The report gives an overview of official audits undertaken in member states for the quality schemes Protected Designations of Origin (PDOs), Protected Geographical Indications (PGIs) and Traditional Specialities Guaranteed (TSGs) that cover agricultural products and foods.
Official controls, in conjunction with checks conducted by producers and manufacturers themselves, provide “a reasonable level of assurance concerning the integrity of [quality] registrations”.
While EU inspectors faced a number of challenges in verifying adherence to product specifications due to a lack of easily accessible on-pack information, the report identified several examples of best practice that overcome this.
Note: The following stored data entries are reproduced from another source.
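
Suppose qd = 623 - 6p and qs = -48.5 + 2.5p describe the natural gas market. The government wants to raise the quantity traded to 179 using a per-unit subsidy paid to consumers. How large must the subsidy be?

Required subsidy s = 17 per unit

At q = 179, invert demand for the buyer price: pb = (623 − 179)/6 = 74; invert supply for the seller price: ps = (179 − (-48.5))/2.5 = 91.
The subsidy must fill the gap: s = ps − pb = 91 − 74 = 17.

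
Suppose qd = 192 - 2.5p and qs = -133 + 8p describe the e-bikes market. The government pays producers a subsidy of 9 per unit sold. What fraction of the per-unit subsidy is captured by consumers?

Consumer share = 16/21

Pre-subsidy: 192 - 2.5p = -133 + 8p gives p* = 650/21, q* = 2407/21.
With the subsidy, sellers receive ps = pb + 9 for each unit, where pb is the price buyers pay.
Supply in terms of pb becomes qs = -133 + 8(pb + 9) = -61 + 8pb. Setting this equal to demand: 192 - 2.5pb = -61 + 8pb, so pb = 506/21.
Sellers receive ps = 506/21 + 9 = 695/21; q' = 192 − 2.5·(506/21) = 2767/21.
Buyers' price falls by p* − pb = 650/21 − 506/21 = 48/7; sellers' price rises by ps − p* = 695/21 − 650/21 = 15/7.
So consumers capture (48/7)/9 = 16/21 of each unit of subsidy.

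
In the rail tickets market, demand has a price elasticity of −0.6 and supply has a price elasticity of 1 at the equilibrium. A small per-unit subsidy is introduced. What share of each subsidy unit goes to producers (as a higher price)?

Producer share = 0.375

For a small subsidy around the equilibrium, the benefit split depends on the relative slopes, which at a point are proportional to the elasticities.
Buyer share = εs/(εs + |εd|) = 1/(1 + 0.6) = 0.625; seller share = |εd|/(εs + |εd|) = 0.375.
So producers capture 0.375 of the subsidy.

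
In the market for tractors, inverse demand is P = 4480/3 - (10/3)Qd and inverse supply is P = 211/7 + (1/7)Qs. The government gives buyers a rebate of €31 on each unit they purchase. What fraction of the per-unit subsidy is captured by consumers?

Pre-subsidy: 4480/3 - (10/3)Q = 211/7 + (1/7)Q gives Q* = 30727/73 and P* = 6590/73.
With the rebate, buyers effectively pay Pb = Ps − 31, where Ps is the price sellers receive.
On the curves, Pb = 4480/3 - (10/3)Q and Ps = 211/7 + (1/7)Q; the wedge Ps − Pb = 31 gives 211/7 + (1/7)Q − (4480/3 - (10/3)Q) = 31, so Q' = 31378/73.
Then Pb = 4480/3 − (10/3)·(31378/73) = 4420/73 and Ps = 211/7 + (1/7)·(31378/73) = 6683/73.
Buyers' price falls by P* − Pb = 6590/73 − 4420/73 = 2170/73; sellers' price rises by Ps − P* = 6683/73 − 6590/73 = 93/73.
So consumers capture (2170/73)/31 = 70/73 of each unit of subsidy.

Consumer share = 70/73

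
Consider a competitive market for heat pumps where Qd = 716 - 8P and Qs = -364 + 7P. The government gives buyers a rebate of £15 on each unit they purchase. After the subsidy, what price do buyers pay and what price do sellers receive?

Buyers pay £65; sellers receive £80

Pre-subsidy: 716 - 8P = -364 + 7P gives P* = 72, Q* = 140.
With the rebate, buyers effectively pay Pb = Ps − 15, where Ps is the price sellers receive.
Demand in terms of Ps becomes Qd = 716 − 8(Ps − 15) = 836 - 8Ps. Setting this equal to supply: 836 - 8Ps = -364 + 7Ps, so Ps = 80.
Buyers pay Pb = 80 − 15 = 65; Q' = -364 + 7·80 = 196.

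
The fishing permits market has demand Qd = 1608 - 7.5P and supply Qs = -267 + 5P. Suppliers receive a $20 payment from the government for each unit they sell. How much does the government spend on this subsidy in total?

Government cost = $10860

Pre-subsidy: 1608 - 7.5P = -267 + 5P gives P* = 150, Q* = 483.
With the subsidy, sellers receive Ps = Pb + 20 for each unit, where Pb is the price buyers pay.
Supply in terms of Pb becomes Qs = -267 + 5(Pb + 20) = -167 + 5Pb. Setting this equal to demand: 1608 - 7.5Pb = -167 + 5Pb, so Pb = 142.
Sellers receive Ps = 142 + 20 = 162; Q' = 1608 − 7.5·142 = 543.
Government outlay = subsidy × quantity = 20 × 543 = 10860.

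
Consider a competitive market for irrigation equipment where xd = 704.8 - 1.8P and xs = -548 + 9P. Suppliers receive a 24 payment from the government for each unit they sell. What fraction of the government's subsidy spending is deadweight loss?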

Market inspectors in the Czech Republic, for example, used personal computers to access the DOOR database - which collates information on all applications and registrations - at supermarkets to check labelling requirements and registered names.
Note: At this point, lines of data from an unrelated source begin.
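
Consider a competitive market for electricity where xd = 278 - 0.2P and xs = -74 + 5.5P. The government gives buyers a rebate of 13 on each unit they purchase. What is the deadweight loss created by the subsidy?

Deadweight loss = 1859/114

Pre-subsidy: 278 - 0.2P = -74 + 5.5P gives P* = 3520/57, x* = 15142/57.
With the rebate, buyers effectively pay Pb = Ps − 13, where Ps is the price sellers receive.
Demand in terms of Ps becomes xd = 278 − 0.2(Ps − 13) = 280.6 - 0.2Ps. Setting this equal to supply: 280.6 - 0.2Ps = -74 + 5.5Ps, so Ps = 1182/19.
Buyers pay Pb = 1182/19 − 13 = 935/19; x' = -74 + 5.5·(1182/19) = 5095/19.
The subsidy expands output by 5095/19 − 15142/57 = 143/57 past the efficient level; on those units the gap between marginal cost and willingness to pay runs from 0 up to 13.
DWL = ½ × 13 × 143/57 = 1859/114.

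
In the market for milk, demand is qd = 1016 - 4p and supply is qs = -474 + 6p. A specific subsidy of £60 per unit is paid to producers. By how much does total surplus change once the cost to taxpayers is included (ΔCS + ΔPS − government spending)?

Pre-subsidy: 1016 - 4p = -474 + 6p gives p* = 149, q* = 420.
With the subsidy, sellers receive ps = pb + 60 for each unit, where pb is the price buyers pay.
Supply in terms of pb becomes qs = -474 + 6(pb + 60) = -114 + 6pb. Setting this equal to demand: 1016 - 4pb = -114 + 6pb, so pb = 113.
Sellers receive ps = 113 + 60 = 173; q' = 1016 − 4·113 = 564.
ΔCS = ½(420 + 564)(149 − 113) = 17712; ΔPS = ½(420 + 564)(173 − 149) = 11808.
Government spending = 60 × 564 = 33840.
Net change = 17712 + 11808 − 33840 = -4320. The loss equals the DWL triangle ½·60·144.

Net change in total surplus = -£4320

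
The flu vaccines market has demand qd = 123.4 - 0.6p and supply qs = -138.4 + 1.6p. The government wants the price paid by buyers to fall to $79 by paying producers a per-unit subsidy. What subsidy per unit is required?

At a buyer price of 79, quantity demanded is 123.4 − 0.6·79 = 76.
Sellers supply 76 only when they receive ps with -138.4 + 1.6·ps = 76, i.e. ps = 134.
s = ps − pb = 134 − 79 = 55.

Required subsidy s = $55 per unit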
Meanwhile Italy and Slovenia require all producers of foods with a quality label to inform the relevant authority of the quantities they produce on an annual basis for traceability.
Food products have benefitted from EU protection since 1992. So far three products have been granted a quality label in 2017: two French cheeses, Raclette de Savoie and Brillat-Savarin, and a Spanish honey, Miel Villuercas-Ibores.
What's in a name?
Protected Designation of Origin (PDO): Covers agricultural products and foodstuffs which are produced, processed and prepared in a given geographical area using recognised know-how.
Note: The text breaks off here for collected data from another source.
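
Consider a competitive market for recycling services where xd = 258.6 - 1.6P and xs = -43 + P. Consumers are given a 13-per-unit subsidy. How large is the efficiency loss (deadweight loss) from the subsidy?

Pre-subsidy: 258.6 - 1.6P = -43 + P gives P* = 116, x* = 73.
With the rebate, buyers effectively pay Pb = Ps − 13, where Ps is the price sellers receive.
Demand in terms of Ps becomes xd = 258.6 − 1.6(Ps − 13) = 279.4 - 1.6Ps. Setting this equal to supply: 279.4 - 1.6Ps = -43 + Ps, so Ps = 124.
Buyers pay Pb = 124 − 13 = 111; x' = -43 + 1·124 = 81.
The subsidy expands output by 81 − 73 = 8 past the efficient level; on those units the gap between marginal cost and willingness to pay runs from 0 up to 13.
DWL = ½ × 13 × 8 = 52.

Deadweight loss = 52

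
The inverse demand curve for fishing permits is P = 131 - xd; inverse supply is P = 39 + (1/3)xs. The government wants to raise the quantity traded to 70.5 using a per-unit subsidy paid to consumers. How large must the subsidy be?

Required subsidy s = 2 per unit

At x = 70.5, from the demand curve buyers pay Pb = 131 − 1·70.5 = 60.5; from the supply curve sellers need Ps = 39 + (1/3)·70.5 = 62.5.
The subsidy must fill the gap: s = Ps − Pb = 62.5 − 60.5 = 2.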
Kalamata olive oil PDO, for example, is entirely produced in the Kalamata region in Greece and must only use olive varieties from that area.
Protected Geographical Indication (PGI): Covers agricultural products and foodstuffs closely linked to the geographical area. At least one of the stages of production, processing or preparation takes place in the area.
Westfälischer Knochenschinken is a PGI ham produced in the Westphalia region of Germany using age-old techniques, but the meat used does not have to originate exclusively from animals born and reared in that area.
Traditional Speciality Guaranteed (TSG): Highlights traditional character of a product (either its composition or production) that has been handed down from generation to generation, without necessarily being linked to a specific geographical area.
Gueuze TSG, for instance, is a traditional beer obtained by spontaneous fermentation that is generally produced in and around Brussels.
In recent years, there have been calls for a similar quality label for non-food products to be developed for items such as Bohemian glass, Scottish tartan and Basque berets. The Commission has identified more than 800 products that could be covered by this.